I heard the news from Leah today.  We have been singing for her. I loved meeting her around singing for children at Shirley’s house and hearing her thoughtful, compassionate comments on doing that work.  Also appreciated her telling us about Pachamamma at gathering. A wonderful, sharp, caring woman. I am so sorry.

East Bay TC

Sarah Martin – In Memorium

Sarah came into my life in early 2010.  I was in the process of learning to facilitate a symposium called “Awakening the Dreamer/ Changing the Dream”.  I had committed to a weekend of training when I learned that Kate Munger’s mother had died and that a memorial service was being held on the same weekend.  I so wanted to be there for Kate, but I was informed the weekend training was mandatory; no exceptions. The person I spoke with mentioned that one of the trainers – Sarah Martin – was also a Threshold Choir member.

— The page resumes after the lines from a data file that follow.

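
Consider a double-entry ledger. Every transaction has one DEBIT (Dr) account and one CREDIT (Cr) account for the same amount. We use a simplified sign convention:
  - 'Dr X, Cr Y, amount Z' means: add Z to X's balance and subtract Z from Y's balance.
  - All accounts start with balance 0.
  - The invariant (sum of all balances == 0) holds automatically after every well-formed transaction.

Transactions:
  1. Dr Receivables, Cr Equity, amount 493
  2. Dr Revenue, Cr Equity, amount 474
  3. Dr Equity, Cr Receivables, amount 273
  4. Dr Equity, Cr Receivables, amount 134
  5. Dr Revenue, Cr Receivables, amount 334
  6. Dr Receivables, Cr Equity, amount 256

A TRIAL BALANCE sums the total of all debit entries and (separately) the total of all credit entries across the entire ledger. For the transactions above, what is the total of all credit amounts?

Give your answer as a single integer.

Answer: 1964

Derivation:
Txn 1: credit+=493
Txn 2: credit+=474
Txn 3: credit+=273
Txn 4: credit+=134
Txn 5: credit+=334
Txn 6: credit+=256
Total credits = 1964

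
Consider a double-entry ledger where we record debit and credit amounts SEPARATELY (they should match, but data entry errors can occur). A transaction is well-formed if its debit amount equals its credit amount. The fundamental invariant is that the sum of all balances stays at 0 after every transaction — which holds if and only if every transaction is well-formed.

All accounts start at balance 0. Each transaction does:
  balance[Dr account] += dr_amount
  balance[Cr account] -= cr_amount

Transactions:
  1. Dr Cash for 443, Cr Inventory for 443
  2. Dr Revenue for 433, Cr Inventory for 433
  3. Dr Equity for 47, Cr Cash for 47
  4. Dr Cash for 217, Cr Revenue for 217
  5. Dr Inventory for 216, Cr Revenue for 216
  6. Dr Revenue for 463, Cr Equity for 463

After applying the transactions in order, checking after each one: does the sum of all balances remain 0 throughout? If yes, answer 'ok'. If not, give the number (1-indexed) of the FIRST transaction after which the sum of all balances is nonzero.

After txn 1: dr=443 cr=443 sum_balances=0
After txn 2: dr=433 cr=433 sum_balances=0
After txn 3: dr=47 cr=47 sum_balances=0
After txn 4: dr=217 cr=217 sum_balances=0
After txn 5: dr=216 cr=216 sum_balances=0
After txn 6: dr=463 cr=463 sum_balances=0

Answer: ok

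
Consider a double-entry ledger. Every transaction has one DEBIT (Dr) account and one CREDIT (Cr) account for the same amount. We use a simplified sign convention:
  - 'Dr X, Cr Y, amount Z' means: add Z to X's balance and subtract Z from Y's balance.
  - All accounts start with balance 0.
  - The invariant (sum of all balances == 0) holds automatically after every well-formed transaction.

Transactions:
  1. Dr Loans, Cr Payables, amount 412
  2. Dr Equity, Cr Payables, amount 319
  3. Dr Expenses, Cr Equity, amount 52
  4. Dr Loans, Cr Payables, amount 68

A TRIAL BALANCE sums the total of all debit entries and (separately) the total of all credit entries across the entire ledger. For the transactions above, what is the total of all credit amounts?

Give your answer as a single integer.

Txn 1: credit+=412
Txn 2: credit+=319
Txn 3: credit+=52
Txn 4: credit+=68
Total credits = 851

Answer: 851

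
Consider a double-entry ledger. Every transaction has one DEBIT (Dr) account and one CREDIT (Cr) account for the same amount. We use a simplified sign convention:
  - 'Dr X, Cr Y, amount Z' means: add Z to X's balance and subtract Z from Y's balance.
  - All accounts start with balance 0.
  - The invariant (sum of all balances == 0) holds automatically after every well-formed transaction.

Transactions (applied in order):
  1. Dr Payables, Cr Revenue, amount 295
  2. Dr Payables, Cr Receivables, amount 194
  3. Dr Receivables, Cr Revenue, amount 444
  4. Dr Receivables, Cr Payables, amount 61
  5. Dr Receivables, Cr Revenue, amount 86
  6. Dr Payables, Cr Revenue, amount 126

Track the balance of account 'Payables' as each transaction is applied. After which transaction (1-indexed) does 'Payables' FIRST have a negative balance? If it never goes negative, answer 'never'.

After txn 1: Payables=295
After txn 2: Payables=489
After txn 3: Payables=489
After txn 4: Payables=428
After txn 5: Payables=428
After txn 6: Payables=554

Answer: never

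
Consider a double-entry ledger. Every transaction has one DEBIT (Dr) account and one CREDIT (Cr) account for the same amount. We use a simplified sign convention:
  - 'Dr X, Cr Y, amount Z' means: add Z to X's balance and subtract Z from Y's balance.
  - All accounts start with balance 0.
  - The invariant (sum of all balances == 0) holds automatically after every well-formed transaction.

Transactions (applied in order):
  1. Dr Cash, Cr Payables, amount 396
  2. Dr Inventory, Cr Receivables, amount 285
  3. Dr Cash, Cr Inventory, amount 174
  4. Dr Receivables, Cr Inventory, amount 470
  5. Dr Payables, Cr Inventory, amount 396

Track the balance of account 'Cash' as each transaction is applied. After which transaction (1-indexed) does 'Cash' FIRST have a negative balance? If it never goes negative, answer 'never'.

After txn 1: Cash=396
After txn 2: Cash=396
After txn 3: Cash=570
After txn 4: Cash=570
After txn 5: Cash=570

Answer: never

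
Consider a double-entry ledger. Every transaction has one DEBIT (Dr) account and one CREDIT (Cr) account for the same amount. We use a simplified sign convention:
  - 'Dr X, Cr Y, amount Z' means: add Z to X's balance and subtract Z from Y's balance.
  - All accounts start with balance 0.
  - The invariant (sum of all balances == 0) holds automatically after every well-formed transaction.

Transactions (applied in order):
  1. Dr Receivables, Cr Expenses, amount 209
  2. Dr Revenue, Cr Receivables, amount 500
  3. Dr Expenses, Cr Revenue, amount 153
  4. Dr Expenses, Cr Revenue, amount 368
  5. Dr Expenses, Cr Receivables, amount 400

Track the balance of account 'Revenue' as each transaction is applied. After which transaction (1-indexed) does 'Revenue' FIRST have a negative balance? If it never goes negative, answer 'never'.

After txn 1: Revenue=0
After txn 2: Revenue=500
After txn 3: Revenue=347
After txn 4: Revenue=-21

Answer: 4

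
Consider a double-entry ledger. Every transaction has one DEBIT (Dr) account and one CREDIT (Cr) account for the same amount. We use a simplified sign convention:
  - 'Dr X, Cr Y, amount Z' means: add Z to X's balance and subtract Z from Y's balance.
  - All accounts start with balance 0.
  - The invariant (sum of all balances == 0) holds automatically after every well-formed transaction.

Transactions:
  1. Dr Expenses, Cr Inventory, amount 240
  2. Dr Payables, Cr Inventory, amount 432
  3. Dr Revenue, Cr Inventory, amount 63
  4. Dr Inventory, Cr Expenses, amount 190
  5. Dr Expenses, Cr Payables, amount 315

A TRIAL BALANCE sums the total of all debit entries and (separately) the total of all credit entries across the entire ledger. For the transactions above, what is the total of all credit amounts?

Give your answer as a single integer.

Answer: 1240

Derivation:
Txn 1: credit+=240
Txn 2: credit+=432
Txn 3: credit+=63
Txn 4: credit+=190
Txn 5: credit+=315
Total credits = 1240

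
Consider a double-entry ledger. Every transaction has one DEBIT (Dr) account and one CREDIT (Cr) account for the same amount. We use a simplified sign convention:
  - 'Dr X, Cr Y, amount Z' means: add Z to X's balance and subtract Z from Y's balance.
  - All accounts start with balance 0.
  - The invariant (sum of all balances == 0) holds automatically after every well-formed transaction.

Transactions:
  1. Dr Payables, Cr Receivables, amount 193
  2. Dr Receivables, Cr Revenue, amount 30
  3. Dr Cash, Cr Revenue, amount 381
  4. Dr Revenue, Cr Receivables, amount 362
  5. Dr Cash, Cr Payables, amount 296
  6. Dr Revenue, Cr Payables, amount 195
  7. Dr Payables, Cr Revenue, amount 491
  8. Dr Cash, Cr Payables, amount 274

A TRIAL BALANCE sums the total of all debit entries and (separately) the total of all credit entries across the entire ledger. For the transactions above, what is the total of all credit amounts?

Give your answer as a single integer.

Answer: 2222

Derivation:
Txn 1: credit+=193
Txn 2: credit+=30
Txn 3: credit+=381
Txn 4: credit+=362
Txn 5: credit+=296
Txn 6: credit+=195
Txn 7: credit+=491
Txn 8: credit+=274
Total credits = 2222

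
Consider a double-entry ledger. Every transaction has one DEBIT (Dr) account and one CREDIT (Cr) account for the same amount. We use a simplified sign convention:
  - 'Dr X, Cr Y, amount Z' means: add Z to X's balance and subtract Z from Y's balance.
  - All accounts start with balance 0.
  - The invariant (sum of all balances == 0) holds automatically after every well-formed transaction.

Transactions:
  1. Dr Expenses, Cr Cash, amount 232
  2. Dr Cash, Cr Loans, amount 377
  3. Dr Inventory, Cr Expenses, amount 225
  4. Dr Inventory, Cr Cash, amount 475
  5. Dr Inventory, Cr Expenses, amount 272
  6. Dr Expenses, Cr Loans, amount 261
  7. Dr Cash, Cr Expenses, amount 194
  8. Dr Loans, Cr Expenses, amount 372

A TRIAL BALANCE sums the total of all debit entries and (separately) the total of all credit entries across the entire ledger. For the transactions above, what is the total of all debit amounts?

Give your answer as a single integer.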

At the training, I was moved by Sarah’s gentleness, by her quiet strength and her warmth. Afterwards, Sarah and I would laugh, remembering how I stuck to her like glue that weekend. We both were sad about having to miss Kate’s memorial gathering for her mother.  But Sarah’s calm acceptance that she could only be in one place at a time, that Kate would understand, helped to soften my distress. I relaxed into the training and by the end of the weekend, I had come up with a creative solution to my dilemma.  I proposed to Sarah that we offer an Awakening the Dreamer symposium at the national gathering in honor of Kate and in memory of her mother. Sarah was delighted.

I made two trips to Napa to prepare our symposium for the choir gathering. On my first visit to Sarah’s home, I arrived mid-afternoon, quite tired. Sarah invited me to take a catnap and within five minutes of my arrival, she had tucked me under a blanket on her sofa for a quick snooze.  This incident shows how easy it was to be real with Sarah, and how nurturing and accepting she could be.

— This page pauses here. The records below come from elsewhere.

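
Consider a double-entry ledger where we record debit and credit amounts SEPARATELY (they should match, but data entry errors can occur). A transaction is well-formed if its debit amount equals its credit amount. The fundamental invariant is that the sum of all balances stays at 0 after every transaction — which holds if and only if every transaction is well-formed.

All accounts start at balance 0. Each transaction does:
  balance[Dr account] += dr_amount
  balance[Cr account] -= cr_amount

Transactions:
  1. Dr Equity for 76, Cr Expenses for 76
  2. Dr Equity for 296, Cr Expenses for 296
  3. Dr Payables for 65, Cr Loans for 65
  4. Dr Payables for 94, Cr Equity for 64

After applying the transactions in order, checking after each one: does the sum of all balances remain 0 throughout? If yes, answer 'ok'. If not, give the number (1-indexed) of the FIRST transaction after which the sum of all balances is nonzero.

After txn 1: dr=76 cr=76 sum_balances=0
After txn 2: dr=296 cr=296 sum_balances=0
After txn 3: dr=65 cr=65 sum_balances=0
After txn 4: dr=94 cr=64 sum_balances=30

Answer: 4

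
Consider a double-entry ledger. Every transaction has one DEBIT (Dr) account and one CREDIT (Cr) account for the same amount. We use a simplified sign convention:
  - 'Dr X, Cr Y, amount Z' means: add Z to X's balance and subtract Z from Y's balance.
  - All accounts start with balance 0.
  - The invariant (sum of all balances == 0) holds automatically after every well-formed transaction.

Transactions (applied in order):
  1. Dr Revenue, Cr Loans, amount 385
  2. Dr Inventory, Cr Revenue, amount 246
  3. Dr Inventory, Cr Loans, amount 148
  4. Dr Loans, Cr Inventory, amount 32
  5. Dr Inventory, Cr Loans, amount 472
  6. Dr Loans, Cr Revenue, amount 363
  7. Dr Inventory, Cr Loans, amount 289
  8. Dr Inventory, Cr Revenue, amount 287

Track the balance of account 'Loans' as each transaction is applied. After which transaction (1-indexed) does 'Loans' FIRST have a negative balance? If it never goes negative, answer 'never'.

Answer: 1

Derivation:
After txn 1: Loans=-385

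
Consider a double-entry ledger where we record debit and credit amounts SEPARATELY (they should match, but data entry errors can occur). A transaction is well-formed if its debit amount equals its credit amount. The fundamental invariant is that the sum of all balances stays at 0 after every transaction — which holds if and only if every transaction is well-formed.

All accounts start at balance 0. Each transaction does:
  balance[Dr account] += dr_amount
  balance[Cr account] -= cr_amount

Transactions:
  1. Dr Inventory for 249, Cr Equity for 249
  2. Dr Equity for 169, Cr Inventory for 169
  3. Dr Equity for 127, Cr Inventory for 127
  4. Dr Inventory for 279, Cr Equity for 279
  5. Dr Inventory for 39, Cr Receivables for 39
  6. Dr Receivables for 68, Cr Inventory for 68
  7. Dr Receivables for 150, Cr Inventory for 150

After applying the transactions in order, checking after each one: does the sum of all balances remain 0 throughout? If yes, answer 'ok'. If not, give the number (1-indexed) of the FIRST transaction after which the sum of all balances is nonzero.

Answer: ok

Derivation:
After txn 1: dr=249 cr=249 sum_balances=0
After txn 2: dr=169 cr=169 sum_balances=0
After txn 3: dr=127 cr=127 sum_balances=0
After txn 4: dr=279 cr=279 sum_balances=0
After txn 5: dr=39 cr=39 sum_balances=0
After txn 6: dr=68 cr=68 sum_balances=0
After txn 7: dr=150 cr=150 sum_balances=0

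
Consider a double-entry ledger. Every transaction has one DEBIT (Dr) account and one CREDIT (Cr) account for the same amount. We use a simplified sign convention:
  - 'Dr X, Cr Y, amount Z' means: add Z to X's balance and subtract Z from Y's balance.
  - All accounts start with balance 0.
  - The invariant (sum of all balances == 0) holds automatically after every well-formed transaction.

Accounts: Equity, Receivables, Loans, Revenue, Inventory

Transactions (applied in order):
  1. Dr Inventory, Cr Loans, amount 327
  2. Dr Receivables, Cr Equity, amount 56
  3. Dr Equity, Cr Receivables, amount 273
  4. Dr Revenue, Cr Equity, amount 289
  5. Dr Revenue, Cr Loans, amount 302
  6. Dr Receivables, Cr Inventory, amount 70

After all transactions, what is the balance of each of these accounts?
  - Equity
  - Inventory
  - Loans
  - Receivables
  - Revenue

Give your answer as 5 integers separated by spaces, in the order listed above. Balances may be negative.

Answer: -72 257 -629 -147 591

Derivation:
After txn 1 (Dr Inventory, Cr Loans, amount 327): Inventory=327 Loans=-327
After txn 2 (Dr Receivables, Cr Equity, amount 56): Equity=-56 Inventory=327 Loans=-327 Receivables=56
After txn 3 (Dr Equity, Cr Receivables, amount 273): Equity=217 Inventory=327 Loans=-327 Receivables=-217
After txn 4 (Dr Revenue, Cr Equity, amount 289): Equity=-72 Inventory=327 Loans=-327 Receivables=-217 Revenue=289
After txn 5 (Dr Revenue, Cr Loans, amount 302): Equity=-72 Inventory=327 Loans=-629 Receivables=-217 Revenue=591
After txn 6 (Dr Receivables, Cr Inventory, amount 70): Equity=-72 Inventory=257 Loans=-629 Receivables=-147 Revenue=591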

Over the next several weeks, I learned something else about Sarah. In addition to our collaborative efforts, Sarah devoted many additional hours to modifying our program, interspersing it with Threshold songs, so that it would be smooth and polished and a perfect fit for the Threshold Choirmembers.  I was impressed with her desire to be impeccable.

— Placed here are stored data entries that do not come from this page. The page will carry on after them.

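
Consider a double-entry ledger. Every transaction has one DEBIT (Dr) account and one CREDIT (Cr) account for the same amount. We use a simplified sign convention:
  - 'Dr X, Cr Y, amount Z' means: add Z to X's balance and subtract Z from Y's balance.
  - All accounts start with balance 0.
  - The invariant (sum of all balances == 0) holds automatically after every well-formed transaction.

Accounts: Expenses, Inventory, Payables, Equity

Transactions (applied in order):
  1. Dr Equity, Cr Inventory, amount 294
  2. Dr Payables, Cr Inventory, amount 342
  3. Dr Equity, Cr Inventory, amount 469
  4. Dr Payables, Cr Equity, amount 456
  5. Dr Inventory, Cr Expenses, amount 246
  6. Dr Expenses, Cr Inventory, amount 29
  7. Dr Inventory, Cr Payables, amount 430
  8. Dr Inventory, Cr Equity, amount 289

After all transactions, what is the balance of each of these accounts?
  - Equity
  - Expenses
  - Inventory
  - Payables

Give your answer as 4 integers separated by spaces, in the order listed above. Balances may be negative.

Answer: 18 -217 -169 368

Derivation:
After txn 1 (Dr Equity, Cr Inventory, amount 294): Equity=294 Inventory=-294
After txn 2 (Dr Payables, Cr Inventory, amount 342): Equity=294 Inventory=-636 Payables=342
After txn 3 (Dr Equity, Cr Inventory, amount 469): Equity=763 Inventory=-1105 Payables=342
After txn 4 (Dr Payables, Cr Equity, amount 456): Equity=307 Inventory=-1105 Payables=798
After txn 5 (Dr Inventory, Cr Expenses, amount 246): Equity=307 Expenses=-246 Inventory=-859 Payables=798
After txn 6 (Dr Expenses, Cr Inventory, amount 29): Equity=307 Expenses=-217 Inventory=-888 Payables=798
After txn 7 (Dr Inventory, Cr Payables, amount 430): Equity=307 Expenses=-217 Inventory=-458 Payables=368
After txn 8 (Dr Inventory, Cr Equity, amount 289): Equity=18 Expenses=-217 Inventory=-169 Payables=368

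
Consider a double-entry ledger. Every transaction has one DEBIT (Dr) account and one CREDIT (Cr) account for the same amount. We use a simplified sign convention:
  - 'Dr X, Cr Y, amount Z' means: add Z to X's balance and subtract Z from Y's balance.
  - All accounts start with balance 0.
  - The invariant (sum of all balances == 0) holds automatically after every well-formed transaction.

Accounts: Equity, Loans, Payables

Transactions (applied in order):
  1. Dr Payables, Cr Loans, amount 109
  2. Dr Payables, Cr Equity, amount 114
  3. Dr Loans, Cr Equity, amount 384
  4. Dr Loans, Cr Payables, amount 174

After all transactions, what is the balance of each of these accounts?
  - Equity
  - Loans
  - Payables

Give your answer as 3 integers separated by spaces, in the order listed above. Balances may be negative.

Answer: -498 449 49

Derivation:
After txn 1 (Dr Payables, Cr Loans, amount 109): Loans=-109 Payables=109
After txn 2 (Dr Payables, Cr Equity, amount 114): Equity=-114 Loans=-109 Payables=223
After txn 3 (Dr Loans, Cr Equity, amount 384): Equity=-498 Loans=275 Payables=223
After txn 4 (Dr Loans, Cr Payables, amount 174): Equity=-498 Loans=449 Payables=49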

Fast forward to the Bishop’s Ranch.  It was a joy to present the Awakening the Dreamer symposium at the national gathering with Sarah and Rosemary Gallagher.  We had indeed found a meaningful way to show our love for Kate and to honor her mother’s memory.  What I never imagined at the time, however, was that within five months, I would find myself searching for a meaningful way to honor Sarah’s memory.

Leah Fisher
East Bay TC

I loved sitting next to Sarah singing songs in her home in Napa with Kate and the women round singers. I mostly loved how our voices blended together so beautifully. I became intrigued with her involvement with the awakening the dreamer symposiums and felt compelled to experience it. Later, I discovered she too, had explored shamanic journeying. When I moved to Minnesota last summer, Sarah was the first friend to visit me. Her passion for the pachamama alliance inspired a presentation of the symposium at our local Unitarian chapel, and so after visiting a relative in Wisconsin, I was blessed with two visits from her. She loved the Navajo Song. What a bright light, inspired soul, and kind woman. I miss her deeply.

Linda Flanagan,
formerly of Napa TC

I was very moved to find out that our sister singer Sarah Martin had passed on.  I met her at a special workshop we had on children’s hospital issues at Shirley Weishaar’s home, on invitation of Kate.  She was very helpful, wise, and just the type of person who when she spoke, you made sure you listened.  The picture of her on the Beloved Sisters site is gorgeous, and this is how I will remember her.
I send very deep condolences to Kate and Sarah’s family and close friends.  She seemed to go way too early.